Brenner, played solidly by Alex Breaux (NYTW’s Red Speedo), who I must say, looks the part more than I realized in the first moment, arrives into town as Henry’s radio connection grows stronger and the deeds that are being committed grow more gruesome and intense. The spider leg scene will live rent-free in your brain for a while, as we watch Henry’s mother disengage and try to escape what is and has happened to her son. We also feel the incoming crawling sense of dread that the arrival of this ‘expert’, Doctor Brenner, brings forward, and we hold onto our seats in wild, nervous anticipation of what will soon follow.
Stranger Things: The First Shadow gets bogged down in the details of this convoluted experimental project that started with what happened to that battleship. And now continues on with Brenner and his colleagues in their white-walled lab. It seems that Brenner knows something about the power of the Upside Down and believes Henry is the key to unlock and harness it, but we know that this is all going to go terribly wrong. That something monstrous will be unleashed that should have stayed away, and we can’t help ourselves to be intrigued and drawn in, even as the plot and dialogue stumble through the hallways of the house in ways that don’t amplify the formula.

I must admit that, as the play moved forward, I wasn’t completely buying into nor fully invested in the Patty and Henry connection, especially with what was happening in the attic and what it could mean to her personally, regardless of how brilliant the magic that swirls around them all truly is. The scenes in the lab tear open the barrier between dimensions in an awe-inspiring manner, with the wriggling mess of pain, anguish, and anger spilling out of Henry and descending magnificently (if not somewhat ridiculously) from the ceiling to great effect.

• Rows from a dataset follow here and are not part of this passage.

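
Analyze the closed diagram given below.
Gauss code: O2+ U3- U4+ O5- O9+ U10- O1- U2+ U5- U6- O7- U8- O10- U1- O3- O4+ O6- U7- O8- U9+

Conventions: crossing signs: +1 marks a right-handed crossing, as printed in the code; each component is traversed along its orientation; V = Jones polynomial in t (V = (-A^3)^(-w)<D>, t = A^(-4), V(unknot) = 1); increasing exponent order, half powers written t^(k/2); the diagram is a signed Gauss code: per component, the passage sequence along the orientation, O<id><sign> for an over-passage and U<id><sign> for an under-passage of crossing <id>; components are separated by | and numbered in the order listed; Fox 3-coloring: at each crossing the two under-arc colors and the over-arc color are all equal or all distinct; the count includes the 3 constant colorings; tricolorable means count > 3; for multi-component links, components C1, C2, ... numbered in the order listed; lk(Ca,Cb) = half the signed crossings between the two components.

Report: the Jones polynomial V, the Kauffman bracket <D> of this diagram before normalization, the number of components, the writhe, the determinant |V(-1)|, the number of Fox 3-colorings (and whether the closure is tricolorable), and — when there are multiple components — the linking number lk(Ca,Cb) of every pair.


V(t) = -t^-7 + t^-6 - t^-5 + t^-4 + t^-2
bracket: A^-4 + A^4 - A^8 + A^12 - A^16, w = -4
1 component, writhe -4, over 10 crossings
det 5, colorings 3 of 3^10 — not tricolorable
observation: |V(-1)| = 5: so not tricolorable, since 3 does not divide 5


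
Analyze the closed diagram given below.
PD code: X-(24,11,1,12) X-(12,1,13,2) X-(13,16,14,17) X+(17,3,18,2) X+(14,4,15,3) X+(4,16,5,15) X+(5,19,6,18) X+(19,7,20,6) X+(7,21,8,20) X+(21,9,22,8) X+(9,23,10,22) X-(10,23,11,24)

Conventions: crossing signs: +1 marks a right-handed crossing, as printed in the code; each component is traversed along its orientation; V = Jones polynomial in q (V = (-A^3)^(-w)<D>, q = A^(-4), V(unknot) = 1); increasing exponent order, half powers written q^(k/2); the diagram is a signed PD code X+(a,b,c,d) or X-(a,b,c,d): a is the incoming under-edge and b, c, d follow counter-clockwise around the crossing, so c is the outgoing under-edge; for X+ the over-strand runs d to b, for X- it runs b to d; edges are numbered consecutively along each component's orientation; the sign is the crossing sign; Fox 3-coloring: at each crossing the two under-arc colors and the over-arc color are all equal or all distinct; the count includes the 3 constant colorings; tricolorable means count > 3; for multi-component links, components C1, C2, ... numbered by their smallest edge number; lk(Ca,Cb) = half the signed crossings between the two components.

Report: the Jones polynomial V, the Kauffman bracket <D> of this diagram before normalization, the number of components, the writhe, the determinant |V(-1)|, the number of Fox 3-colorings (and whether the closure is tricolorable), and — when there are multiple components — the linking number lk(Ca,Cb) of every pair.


V(q) = q - q^2 + 2q^3 - q^4 + q^5 - q^6
bracket: -A^-12 + A^-8 - A^-4 + 2 - A^4 + A^8, w = +4
1 component, writhe +4, over 12 crossings
det 7, colorings 3 of 3^12 — not tricolorable
observation: w = +4 (over 12 crossings) is diagram-only; (-A^3)^(-4) removes it from V


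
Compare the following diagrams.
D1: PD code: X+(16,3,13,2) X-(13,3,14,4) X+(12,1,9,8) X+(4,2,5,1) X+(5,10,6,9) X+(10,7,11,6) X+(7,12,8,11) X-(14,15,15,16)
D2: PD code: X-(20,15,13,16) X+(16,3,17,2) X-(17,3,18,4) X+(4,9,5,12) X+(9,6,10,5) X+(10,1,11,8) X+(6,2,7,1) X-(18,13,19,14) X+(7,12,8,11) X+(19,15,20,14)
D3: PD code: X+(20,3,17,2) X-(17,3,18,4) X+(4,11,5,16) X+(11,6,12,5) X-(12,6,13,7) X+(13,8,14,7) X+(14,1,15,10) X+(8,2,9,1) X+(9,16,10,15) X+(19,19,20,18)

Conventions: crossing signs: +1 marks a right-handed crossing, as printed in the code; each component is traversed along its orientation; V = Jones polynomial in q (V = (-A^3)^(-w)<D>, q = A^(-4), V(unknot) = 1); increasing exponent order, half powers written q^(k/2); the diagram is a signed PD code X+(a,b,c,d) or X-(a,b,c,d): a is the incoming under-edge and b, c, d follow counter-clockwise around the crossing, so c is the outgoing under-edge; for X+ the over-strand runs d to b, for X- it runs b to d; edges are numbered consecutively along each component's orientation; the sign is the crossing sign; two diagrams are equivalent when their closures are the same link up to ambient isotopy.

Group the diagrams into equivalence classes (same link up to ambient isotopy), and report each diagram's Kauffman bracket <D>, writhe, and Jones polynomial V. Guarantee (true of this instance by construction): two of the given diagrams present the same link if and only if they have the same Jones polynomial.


equivalence classes: {D1, D2, D3}
D1 (bracket A^-12 + 1 + A^4 + A^8; 8 crossings at w = +4): V = q + q^2 + q^3 + q^6
V(D2) = q + q^2 + q^3 + q^6  (w +4, c 10, <D> = A^-12 + 1 + A^4 + A^8)
V(D3) = q + q^2 + q^3 + q^6  (w +6, c 10, <D> = A^-6 + A^6 + A^10 + A^14)
observation: one V(q) for all 3 diagrams — one class (guaranteed)


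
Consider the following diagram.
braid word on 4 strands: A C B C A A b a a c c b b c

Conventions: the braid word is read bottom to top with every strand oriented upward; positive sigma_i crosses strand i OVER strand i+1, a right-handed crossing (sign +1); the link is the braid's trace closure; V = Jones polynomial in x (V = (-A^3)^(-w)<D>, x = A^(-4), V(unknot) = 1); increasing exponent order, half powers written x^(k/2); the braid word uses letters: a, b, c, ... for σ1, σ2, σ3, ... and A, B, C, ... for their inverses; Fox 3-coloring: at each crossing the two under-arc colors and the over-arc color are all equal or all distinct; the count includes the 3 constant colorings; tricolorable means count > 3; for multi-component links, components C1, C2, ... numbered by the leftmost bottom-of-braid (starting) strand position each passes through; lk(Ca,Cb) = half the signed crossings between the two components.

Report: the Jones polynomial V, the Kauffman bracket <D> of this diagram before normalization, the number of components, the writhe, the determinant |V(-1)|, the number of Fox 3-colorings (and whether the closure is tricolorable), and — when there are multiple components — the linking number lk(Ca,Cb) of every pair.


Jones polynomial: V(x) = -x^(1/2) - x^(5/2)
<D> = -A^-4 - A^4; writhe +2
components 2, writhe +2 (14 crossings)
linking number lk(C1,C2) = +1
3-colorings: 3 of 3^14, det 2 — not tricolorable
note: span 2 respects span(V) <= c + mu - 1 = 15 for this 2-component diagram


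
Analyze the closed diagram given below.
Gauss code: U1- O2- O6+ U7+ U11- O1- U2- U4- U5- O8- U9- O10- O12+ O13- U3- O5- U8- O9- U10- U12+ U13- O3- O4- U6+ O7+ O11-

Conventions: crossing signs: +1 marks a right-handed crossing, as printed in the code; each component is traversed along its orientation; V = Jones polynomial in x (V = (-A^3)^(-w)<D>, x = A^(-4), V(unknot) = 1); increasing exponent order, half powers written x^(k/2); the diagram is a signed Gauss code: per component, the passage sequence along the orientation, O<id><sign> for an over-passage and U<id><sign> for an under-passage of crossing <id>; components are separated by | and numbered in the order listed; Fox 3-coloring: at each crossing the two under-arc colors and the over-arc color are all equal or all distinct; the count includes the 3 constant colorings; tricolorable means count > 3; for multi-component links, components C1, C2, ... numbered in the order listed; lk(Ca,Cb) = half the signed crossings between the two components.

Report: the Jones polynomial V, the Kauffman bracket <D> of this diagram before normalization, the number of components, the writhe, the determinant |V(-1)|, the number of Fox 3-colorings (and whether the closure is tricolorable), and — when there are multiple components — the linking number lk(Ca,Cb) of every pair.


Jones polynomial: V(x) = -x^-7 + x^-6 - x^-5 + x^-4 + x^-2
<D> = -A^-13 - A^-5 + A^-1 - A^3 + A^7; writhe -7
components 1, writhe -7 (13 crossings)
3-colorings: 3 of 3^13, det 5 — not tricolorable
note: V spans 5 powers of x: at least 5 crossings in any diagram


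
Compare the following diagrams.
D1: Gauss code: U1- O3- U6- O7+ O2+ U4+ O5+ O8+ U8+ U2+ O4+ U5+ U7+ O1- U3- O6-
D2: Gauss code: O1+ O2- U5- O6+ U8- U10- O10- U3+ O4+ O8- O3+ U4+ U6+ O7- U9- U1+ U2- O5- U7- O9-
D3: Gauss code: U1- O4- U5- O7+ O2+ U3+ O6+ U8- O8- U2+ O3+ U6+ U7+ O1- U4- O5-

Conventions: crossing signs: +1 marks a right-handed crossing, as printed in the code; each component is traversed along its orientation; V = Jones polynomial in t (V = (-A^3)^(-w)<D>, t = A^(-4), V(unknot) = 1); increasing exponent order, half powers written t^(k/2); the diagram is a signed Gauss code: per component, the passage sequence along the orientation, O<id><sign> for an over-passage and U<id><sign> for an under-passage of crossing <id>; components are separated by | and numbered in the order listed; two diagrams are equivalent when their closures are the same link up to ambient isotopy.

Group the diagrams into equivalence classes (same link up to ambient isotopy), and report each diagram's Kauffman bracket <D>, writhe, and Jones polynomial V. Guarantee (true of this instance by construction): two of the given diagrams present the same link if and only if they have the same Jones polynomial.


equivalence classes: {D1, D3} | {D2}
D1 (bracket -A^-6 + A^-2 - A^2 + 3A^6 - A^10 + A^14 - A^18; 8 crossings at w = +2): V = -t^-3 + t^-2 - t^-1 + 3 - t + t^2 - t^3
D2 (bracket A^-2 + A^6 - A^10; 10 crossings at w = -2): V = -t^-4 + t^-3 + t^-1
V(D3) = -t^-3 + t^-2 - t^-1 + 3 - t + t^2 - t^3  [8 crossings, <D> = -A^-12 + A^-8 - A^-4 + 3 - A^4 + A^8 - A^12, w = 0]
key observation: V(t) takes 2 values over 3 diagrams, fixing the grouping


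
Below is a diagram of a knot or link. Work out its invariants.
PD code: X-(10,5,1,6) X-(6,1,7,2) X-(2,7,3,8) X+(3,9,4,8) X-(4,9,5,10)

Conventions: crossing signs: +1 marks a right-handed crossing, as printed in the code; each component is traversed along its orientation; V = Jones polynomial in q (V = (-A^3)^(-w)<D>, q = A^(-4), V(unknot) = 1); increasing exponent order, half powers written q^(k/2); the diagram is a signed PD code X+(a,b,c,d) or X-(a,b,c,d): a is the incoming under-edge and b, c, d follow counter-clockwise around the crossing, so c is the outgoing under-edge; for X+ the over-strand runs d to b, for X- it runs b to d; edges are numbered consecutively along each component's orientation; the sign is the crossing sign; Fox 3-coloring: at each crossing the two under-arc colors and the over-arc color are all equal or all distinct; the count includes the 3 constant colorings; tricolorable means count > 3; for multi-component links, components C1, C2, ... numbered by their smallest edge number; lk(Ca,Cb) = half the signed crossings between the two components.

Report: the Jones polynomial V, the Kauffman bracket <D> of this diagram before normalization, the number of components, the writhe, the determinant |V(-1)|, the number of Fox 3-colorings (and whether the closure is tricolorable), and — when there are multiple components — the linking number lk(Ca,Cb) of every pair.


V(q) = -q^-4 + q^-3 + q^-1
bracket: -A^-5 - A^3 + A^7, w = -3
1 component, writhe -3, over 5 crossings
det 3, colorings 9 of 3^5 — tricolorable
observation: w = -3 (over 5 crossings) is diagram-only; (-A^3)^(3) removes it from V


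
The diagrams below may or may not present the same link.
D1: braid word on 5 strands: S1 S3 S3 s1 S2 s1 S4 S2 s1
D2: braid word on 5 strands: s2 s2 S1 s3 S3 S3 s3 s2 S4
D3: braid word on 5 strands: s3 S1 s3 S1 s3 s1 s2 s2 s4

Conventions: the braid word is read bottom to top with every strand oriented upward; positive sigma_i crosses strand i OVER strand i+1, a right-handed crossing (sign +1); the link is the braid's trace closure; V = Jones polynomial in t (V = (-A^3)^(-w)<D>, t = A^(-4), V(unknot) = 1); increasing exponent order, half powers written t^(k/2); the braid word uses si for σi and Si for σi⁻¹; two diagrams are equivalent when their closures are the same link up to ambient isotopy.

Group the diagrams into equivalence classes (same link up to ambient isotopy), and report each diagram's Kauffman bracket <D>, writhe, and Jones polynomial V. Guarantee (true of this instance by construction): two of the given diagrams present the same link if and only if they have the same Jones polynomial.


grouping into links: {D1} | {D2} | {D3}
V(D1) = -t^(-9/2) + t^(-7/2) - 2t^(-5/2) + 2t^(-3/2) - 2t^(-1/2) + t^(1/2) - t^(3/2)  (w -3, c 9, <D> = A^-15 - A^-11 + 2A^-7 - 2A^-3 + 2A - A^5 + A^9)
D2 (bracket -A^-15 + A^-7 + A^-3 + A; 9 crossings at w = +1): V = -t^(1/2) - t^(3/2) - t^(5/2) + t^(9/2)
D3 (bracket -A^-11 + A^-7 - A^-3 + 2A + A^9; 9 crossings at w = +5): V = -t^(3/2) - 2t^(7/2) + t^(9/2) - t^(11/2) + t^(13/2)
why: 3 classes among 3 diagrams; unequal V(t) rules out equality


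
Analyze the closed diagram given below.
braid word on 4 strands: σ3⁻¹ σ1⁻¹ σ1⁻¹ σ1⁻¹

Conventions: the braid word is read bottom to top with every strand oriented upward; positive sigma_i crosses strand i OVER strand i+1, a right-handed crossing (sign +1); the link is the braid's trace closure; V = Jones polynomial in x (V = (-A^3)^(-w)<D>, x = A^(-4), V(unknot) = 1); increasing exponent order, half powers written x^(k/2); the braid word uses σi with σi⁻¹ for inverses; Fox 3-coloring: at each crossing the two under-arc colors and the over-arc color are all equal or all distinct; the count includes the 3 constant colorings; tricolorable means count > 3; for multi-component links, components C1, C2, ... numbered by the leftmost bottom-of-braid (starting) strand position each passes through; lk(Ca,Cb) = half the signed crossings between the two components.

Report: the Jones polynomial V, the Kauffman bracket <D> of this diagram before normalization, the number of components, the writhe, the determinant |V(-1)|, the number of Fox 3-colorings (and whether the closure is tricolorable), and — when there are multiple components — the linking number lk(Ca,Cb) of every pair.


Jones polynomial: V(x) = x^(-9/2) - x^(-5/2) - x^(-3/2) - x^(-1/2)
<D> = -A^-10 - A^-6 - A^-2 + A^6; writhe -4
components 2, writhe -4 (4 crossings)
linking number lk(C1,C2) = 0
3-colorings: 27 of 3^4, det 0 — tricolorable
note: the span of V is 4, within the link bound 4 + 2 - 1


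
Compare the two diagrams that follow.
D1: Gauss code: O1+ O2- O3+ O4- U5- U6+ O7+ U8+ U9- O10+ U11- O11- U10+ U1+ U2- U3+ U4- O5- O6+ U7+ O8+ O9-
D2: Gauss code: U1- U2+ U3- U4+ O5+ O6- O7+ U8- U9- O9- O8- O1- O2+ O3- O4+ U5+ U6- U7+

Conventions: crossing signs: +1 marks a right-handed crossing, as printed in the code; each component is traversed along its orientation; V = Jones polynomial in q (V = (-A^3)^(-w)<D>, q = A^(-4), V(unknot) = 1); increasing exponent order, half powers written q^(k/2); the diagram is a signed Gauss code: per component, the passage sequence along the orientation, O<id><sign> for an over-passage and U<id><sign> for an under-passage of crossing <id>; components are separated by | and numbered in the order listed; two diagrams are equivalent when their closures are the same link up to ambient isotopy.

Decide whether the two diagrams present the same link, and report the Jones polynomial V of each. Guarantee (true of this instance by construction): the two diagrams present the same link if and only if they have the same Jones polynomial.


same link: yes
V(D1) = 1  [11 crossings, <D> = -A^3, w = +1]
V(D2) = 1  [9 crossings, <D> = -A^-3, w = -1]
insight: one V(q) for all 2 diagrams — one class (guaranteed)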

Family dinners crack with anger and fly up into a nightmarish contortion of betrayal and anger that keeps this spectacle moving forward at lightning speed, but the actual personal connection to the central figures starts to lose some semblance of deeper meaning and emotional authenticity, causing me to lean back more than lean in.
The music, compositions, and orchestrations of D.J. Walde (NT’s The Importance of Being Earnest) enhance the unraveling in a spectacular fashion, mixing solidly with the period hit parade of songs and the show’s captivating musical theme by Kyle Dixon and Michael Stein. It’s a smoke swirl sensation of the senses, this WWII monster puppet creation, that delivers the sinister scientific contortions in the most epic manner on Broadway. It’s Harry Potter, but turned on its upside-down, dark magic head and forced into the fearful ferociousness of internalized anger and familial betrayal. It’s tense and exciting, with a spellbinding casting of a cutthroat, child-grooming glare that almost blinds us from the meandering plot that only really connects to the diehard fan. McCartney is the magic potion that makes it all work here, giving Stranger Things: The First Shadow its vulnerability and painfully felt empathetic connection. Without him, and without binge-watching the whole series, this new play wows with its trickery, but struggles to fully captivate my conflicted, tense heart.